One can also normally assume that a new weapon can readily be maintained and operated by Service units established for the purpose. But in so new a field as this it is necessary to start virtually from scratch in creating industrial capacity to produce the weapon and to prove that industry can produce not only reliable weapons, but ones which can be maintained and operated by the Royal Air Force under field conditions. Then again, the problem of training and developing new operational techniques is very clearly a different matter from adapting old techniques to suit an advanced type of a basically familiar weapon.

The development of these operational techniques is further complicated by the need to integrate as closely as possible our new ground-to-air weapons with our existing air defence system, and in addition the whole of our development and trials programme must be aimed at producing weapons which are capable of further development to meet advances in the performance of enemy aircraft in the foreseeable future. This has meant that we have had to develop these weapons along more than one line.

These are all difficult problems which must be resolved to enable the ground-to-air weapon to nose out the bomber and destroy it. Although we share the natural impatience of the House and of the public to see these weapons in full-scale production, I do not think we have any real reason for dissatisfaction with the progress we have made. Hundreds of full-scale rounds have already been fired. I myself visited the test firing range in Wales last week, and I was most heartened by what I saw.

There is, however, still much to be done. There is not only a lot of development work but a lot of research work to be done, and I would not pretend for a moment that we are likely to see any large operational development tomorrow or the day after. But provided that all goes well, there is no reason why our programme of development and trials should not merge into large-scale production for operational use by a steady and continuous process in the years which lie immediately ahead. As each new problem arises, it will be tackled by our scientists, and as the threat to these islands develops it will be tackled in new and up-to-date methods.
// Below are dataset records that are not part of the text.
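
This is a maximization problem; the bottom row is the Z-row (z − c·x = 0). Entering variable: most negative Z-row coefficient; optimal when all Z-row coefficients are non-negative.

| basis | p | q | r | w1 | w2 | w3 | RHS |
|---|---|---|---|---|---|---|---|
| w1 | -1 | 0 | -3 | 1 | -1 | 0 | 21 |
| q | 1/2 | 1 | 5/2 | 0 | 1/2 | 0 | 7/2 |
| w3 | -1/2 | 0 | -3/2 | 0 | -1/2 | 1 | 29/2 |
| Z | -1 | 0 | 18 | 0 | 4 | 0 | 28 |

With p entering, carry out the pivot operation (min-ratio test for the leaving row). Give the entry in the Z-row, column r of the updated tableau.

Ratio test on column p — row 1: entry -1 ≤ 0; row 2: (7/2)/(1/2) = 7; row 3: entry -1/2 ≤ 0. Minimum is 7 at row 2 (q leaves); pivot element 1/2.
Divide row 2 by 1/2; eliminate column p from the other rows.
Z-row update in column r: 18 − (-1)·5 = 23.

23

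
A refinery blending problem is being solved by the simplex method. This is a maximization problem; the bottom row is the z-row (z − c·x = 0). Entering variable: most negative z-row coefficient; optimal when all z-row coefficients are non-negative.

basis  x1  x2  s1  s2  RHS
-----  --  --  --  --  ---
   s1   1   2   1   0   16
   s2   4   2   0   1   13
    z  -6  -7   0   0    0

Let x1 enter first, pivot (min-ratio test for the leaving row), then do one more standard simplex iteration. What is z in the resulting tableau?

Ratio test on column x1 — row 1: 16/1 = 16; row 2: 13/4 = 13/4. Minimum is 13/4 at row 2 (s2 leaves); pivot element 4.
Pivot on row 2; the z-row RHS becomes 0 − (-6)·(13/4) = 39/2.
Next entering variable (most negative z-row entry -4): x2.
Ratio test on column x2 — row 1: (51/4)/(3/2) = 17/2; row 2: (13/4)/(1/2) = 13/2. Minimum is 13/2 at row 2 (x1 leaves); pivot element 1/2.
After the second pivot the z-row RHS is 39/2 − (-4)·(13/2) = 91/2.

91/2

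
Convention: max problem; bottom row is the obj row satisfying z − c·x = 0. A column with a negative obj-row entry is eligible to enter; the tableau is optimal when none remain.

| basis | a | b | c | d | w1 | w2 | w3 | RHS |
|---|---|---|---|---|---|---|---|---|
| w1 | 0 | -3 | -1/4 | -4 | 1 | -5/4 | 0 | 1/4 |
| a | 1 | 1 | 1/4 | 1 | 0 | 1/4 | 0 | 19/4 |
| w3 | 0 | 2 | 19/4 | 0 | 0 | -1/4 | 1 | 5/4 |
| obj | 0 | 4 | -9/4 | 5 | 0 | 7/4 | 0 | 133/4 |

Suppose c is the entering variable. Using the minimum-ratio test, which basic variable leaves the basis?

w3

Column c entries and ratios — w1: -1/4 ≤ 0, skip; a: (19/4)/(1/4) = 19; w3: (5/4)/(19/4) = 5/19.
Smallest ratio is 5/19 in the row of w3, so w3 leaves.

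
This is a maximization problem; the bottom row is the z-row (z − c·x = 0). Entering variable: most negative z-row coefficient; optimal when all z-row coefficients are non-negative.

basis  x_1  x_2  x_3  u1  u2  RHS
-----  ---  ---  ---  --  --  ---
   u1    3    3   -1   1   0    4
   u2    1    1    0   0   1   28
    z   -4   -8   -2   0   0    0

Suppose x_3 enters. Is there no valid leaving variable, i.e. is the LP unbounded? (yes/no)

yes

Every constraint-row entry in column x_3 is ≤ 0, so increasing x_3 is unbounded.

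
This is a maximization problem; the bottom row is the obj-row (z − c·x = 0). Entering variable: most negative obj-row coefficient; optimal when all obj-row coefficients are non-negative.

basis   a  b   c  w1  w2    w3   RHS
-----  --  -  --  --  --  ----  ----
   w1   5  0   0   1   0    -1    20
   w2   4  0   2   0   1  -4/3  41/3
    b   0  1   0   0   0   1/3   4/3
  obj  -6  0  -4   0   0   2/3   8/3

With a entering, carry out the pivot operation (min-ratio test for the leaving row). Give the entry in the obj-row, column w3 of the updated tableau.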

I was asked about the ballistic missile. I am certainly not in a position tonight to say what progress we are making—

Mr. Hunter

Does the hon. Gentleman admit that there is no defence against the atomic rocket?

Mr. Ward

May I please finish what I was saying?

I was asked about the ballistic rocket. I am certainly not in a position tonight to say what progress we are making to counter that dreadful weapon, but what I am saying is that we in these islands have the finest scientific knowledge and brains of any country in the world, and if a problem of that kind is soluble there is no one better than us to solve it.

Question put and agreed to.

Adjourned accordingly at twenty-seven minutes to Eight o'clock.